Not knowing what to think, Barbara smiled along, unsure whether she was being tricked or that Ian was playing a practical joke on her. The woman reminded her of the Doctor but that was ridiculous.

“Well thank you for coming,” Barbara uttered, confused at what was happening.

“The pleasure is all mine, Barbara. I’m your biggest fan, well after Chesterton, because he’s nuts about you, obviously.”

“Glad I could be some sort of inspiration.” Barbara couldn’t stop staring at the woman, sensing a connection, a history, a link.

“Yeah, the most inspiring person. You couldn’t save a civilisation but at least you helped one man, eh?”

“I beg your pardon?” Barbara shivered. She hadn’t quoted it like that in the book. The only person who’d know that was the Doctor.

She looked around for any sign of Ian. Did he know what was going on? Where was he? She was about to reply when she noticed the woman had disappeared. She looked around but couldn’t see the blonde woman in the strange clothes.

“Here’s your coffee, darling,” Ian said as he returned to the table a moment later. “Took me ages. Coffee is getting so complicated. I had too many choices. And I got stuck behind these three people who just couldn’t make up their minds. What’s the matter, Barbara?”

They agreed to take a short break whilst they drank their coffees and chose to sit in the quiet outside underneath the shade of a tree.

“Well, what happened?”

“You’ll think I’m stupid.”

“Barbara, I could never think you were stupid. What is it?”

“I think I saw the Doctor.”

Ian spun around. “Where? What? How is he? What did he say?”

Barbara took his hand. “I can’t explain it, Ian. It was him but it wasn’t, oh, it was like a dream. She said things that only he would’ve known and there was this glint in her eye like she knew everything.”

“She?”

“It was a woman. But it was him, Ian, I know it, I can feel it.”

Ian laughed. “It’s alright, I believe you. So, how’s she looking these days?”

Slapping him playfully, Barbara smiled. “Very good as it happens. Do you think it really was him?”

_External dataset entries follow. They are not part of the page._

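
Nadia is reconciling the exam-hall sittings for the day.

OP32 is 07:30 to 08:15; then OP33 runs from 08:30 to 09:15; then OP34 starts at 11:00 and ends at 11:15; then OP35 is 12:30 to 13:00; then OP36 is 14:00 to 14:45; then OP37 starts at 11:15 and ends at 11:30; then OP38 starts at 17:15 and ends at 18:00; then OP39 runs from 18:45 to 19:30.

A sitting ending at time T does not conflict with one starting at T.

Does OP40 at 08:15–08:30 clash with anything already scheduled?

No — it doesn't clash with anything

OP32: ends 08:15 at or before OP40 starts 08:15 → clear.
OP33: starts 08:30 at or after OP40 ends 08:30 → clear.
OP34: starts 11:00 at or after OP40 ends 08:30 → clear.
OP37: starts 11:15 at or after OP40 ends 08:30 → clear.
OP35: starts 12:30 at or after OP40 ends 08:30 → clear.
OP36: starts 14:00 at or after OP40 ends 08:30 → clear.
OP38: starts 17:15 at or after OP40 ends 08:30 → clear.
OP39: starts 18:45 at or after OP40 ends 08:30 → clear.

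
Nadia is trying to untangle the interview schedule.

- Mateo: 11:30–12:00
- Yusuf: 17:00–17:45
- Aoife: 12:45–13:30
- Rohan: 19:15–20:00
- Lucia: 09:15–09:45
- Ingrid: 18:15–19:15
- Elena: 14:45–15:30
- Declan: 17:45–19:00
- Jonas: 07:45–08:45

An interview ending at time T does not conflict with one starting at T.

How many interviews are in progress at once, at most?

Sort all start/end points and keep a running count:
07:45 start Jonas → 1
08:45 end Jonas → 0
09:15 start Lucia → 1
09:45 end Lucia → 0
11:30 start Mateo → 1
12:00 end Mateo → 0
12:45 start Aoife → 1
13:30 end Aoife → 0
14:45 start Elena → 1
15:30 end Elena → 0
17:00 start Yusuf → 1
17:45 end Yusuf → 0
17:45 start Declan → 1
18:15 start Ingrid → 2
19:00 end Declan → 1
19:15 end Ingrid → 0
19:15 start Rohan → 1
20:00 end Rohan → 0
Peak is 2, at 18:15 (Declan, Ingrid).

2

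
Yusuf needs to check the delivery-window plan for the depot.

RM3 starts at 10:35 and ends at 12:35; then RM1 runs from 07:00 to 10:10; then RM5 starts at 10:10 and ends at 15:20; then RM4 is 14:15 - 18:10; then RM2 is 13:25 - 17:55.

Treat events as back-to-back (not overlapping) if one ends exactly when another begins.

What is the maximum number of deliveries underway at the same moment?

Sweep the timeline, counting +1 at each start and −1 at each end (ends before starts at a tie):
07:00 start RM1 → 1
10:10 end RM1 → 0
10:10 start RM5 → 1
10:35 start RM3 → 2
12:35 end RM3 → 1
13:25 start RM2 → 2
14:15 start RM4 → 3
15:20 end RM5 → 2
17:55 end RM2 → 1
18:10 end RM4 → 0
Peak is 3, at 14:15 (RM2, RM4, RM5).

3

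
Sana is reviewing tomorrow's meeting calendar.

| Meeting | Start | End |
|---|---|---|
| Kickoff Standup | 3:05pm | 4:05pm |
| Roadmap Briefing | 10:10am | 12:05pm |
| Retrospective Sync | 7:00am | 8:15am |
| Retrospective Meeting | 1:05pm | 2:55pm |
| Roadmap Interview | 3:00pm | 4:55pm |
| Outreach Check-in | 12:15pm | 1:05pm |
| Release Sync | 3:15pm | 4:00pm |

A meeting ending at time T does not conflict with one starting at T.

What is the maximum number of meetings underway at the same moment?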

“He’s an alien, who knows what life span or culture they have. Anything’s possible. And he wasn’t very forthcoming about information when we travelled with him, was he?”

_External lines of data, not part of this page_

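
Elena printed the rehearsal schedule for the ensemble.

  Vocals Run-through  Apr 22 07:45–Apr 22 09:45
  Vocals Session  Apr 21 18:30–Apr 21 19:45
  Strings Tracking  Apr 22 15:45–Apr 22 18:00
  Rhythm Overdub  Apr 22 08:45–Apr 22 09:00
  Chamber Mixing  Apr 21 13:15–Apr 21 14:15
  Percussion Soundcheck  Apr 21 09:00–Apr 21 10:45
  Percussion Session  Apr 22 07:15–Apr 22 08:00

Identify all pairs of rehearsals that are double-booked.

Percussion Session & Vocals Run-through, Rhythm Overdub & Vocals Run-through

Sorted by start: Percussion Soundcheck, Chamber Mixing, Vocals Session, Percussion Session, Vocals Run-through, Rhythm Overdub, Strings Tracking.
Chamber Mixing starts after Percussion Soundcheck ends — done with Percussion Soundcheck.
Vocals Session starts after Chamber Mixing ends — done with Chamber Mixing.
Percussion Session starts after Vocals Session ends — done with Vocals Session.
Vocals Run-through starts before Percussion Session ends → Percussion Session and Vocals Run-through overlap.
Rhythm Overdub starts after Percussion Session ends — done with Percussion Session.
Rhythm Overdub starts before Vocals Run-through ends → Vocals Run-through and Rhythm Overdub overlap.
Strings Tracking starts after Vocals Run-through ends.
Strings Tracking starts after Rhythm Overdub ends.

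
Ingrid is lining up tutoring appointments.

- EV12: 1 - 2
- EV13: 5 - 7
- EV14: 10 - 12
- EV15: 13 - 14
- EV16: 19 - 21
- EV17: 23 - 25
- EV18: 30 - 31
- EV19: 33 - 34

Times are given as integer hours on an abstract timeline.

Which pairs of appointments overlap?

none

Check each pair: they overlap iff neither finishes before the other starts.
Sorted by start: EV12, EV13, EV14, EV15, EV16, EV17, EV18, EV19.
EV13 starts after EV12 ends; EV12 is clear from here.
EV14 starts after EV13 ends; EV13 is clear from here.
EV15 starts after EV14 ends; EV14 is clear from here.
EV16 starts after EV15 ends; EV15 is clear from here.
EV17 starts after EV16 ends; EV16 is clear from here.
EV18 starts after EV17 ends; EV17 is clear from here.
EV19 starts after EV18 ends.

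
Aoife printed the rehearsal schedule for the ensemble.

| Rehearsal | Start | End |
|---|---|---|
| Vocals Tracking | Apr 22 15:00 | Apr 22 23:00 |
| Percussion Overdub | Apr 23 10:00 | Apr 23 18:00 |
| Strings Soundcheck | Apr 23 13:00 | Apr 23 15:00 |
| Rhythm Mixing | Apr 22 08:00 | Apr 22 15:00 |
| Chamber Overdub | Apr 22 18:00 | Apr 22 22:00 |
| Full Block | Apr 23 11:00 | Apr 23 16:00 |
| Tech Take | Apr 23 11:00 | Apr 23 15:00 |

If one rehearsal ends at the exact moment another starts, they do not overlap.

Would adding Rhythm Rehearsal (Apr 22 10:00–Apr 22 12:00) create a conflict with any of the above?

Yes — it overlaps Rhythm Mixing

Rhythm Mixing: starts Apr 22 08:00 before Rhythm Rehearsal ends Apr 22 12:00, and ends Apr 22 15:00 after Rhythm Rehearsal starts Apr 22 10:00 → overlap.
Vocals Tracking: starts Apr 22 15:00 at or after Rhythm Rehearsal ends Apr 22 12:00 → clear.
Chamber Overdub: starts Apr 22 18:00 at or after Rhythm Rehearsal ends Apr 22 12:00 → clear.
Percussion Overdub: starts Apr 23 10:00 at or after Rhythm Rehearsal ends Apr 22 12:00 → clear.
Tech Take: starts Apr 23 11:00 at or after Rhythm Rehearsal ends Apr 22 12:00 → clear.
Full Block: starts Apr 23 11:00 at or after Rhythm Rehearsal ends Apr 22 12:00 → clear.
Strings Soundcheck: starts Apr 23 13:00 at or after Rhythm Rehearsal ends Apr 22 12:00 → clear.
Rhythm Rehearsal overlaps Rhythm Mixing.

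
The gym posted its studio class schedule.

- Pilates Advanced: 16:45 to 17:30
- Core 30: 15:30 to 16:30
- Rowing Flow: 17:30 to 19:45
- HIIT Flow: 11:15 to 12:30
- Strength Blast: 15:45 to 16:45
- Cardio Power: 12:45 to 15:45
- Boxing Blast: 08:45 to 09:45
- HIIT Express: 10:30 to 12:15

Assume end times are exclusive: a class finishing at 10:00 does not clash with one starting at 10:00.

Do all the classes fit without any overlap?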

“No, but our Doctor, Ian. After all of it, our Doctor came back to get my autograph and to read my book. That means something, doesn’t it?”

“It means you’re bloody good at this Aztec lark,” Ian said, hugging her.

There was a pause.

“Hold on, how come the Doctor never visited me when I was offered that science award?”

Barbara sipped her coffee and ignored his question, averting his gaze and smirking.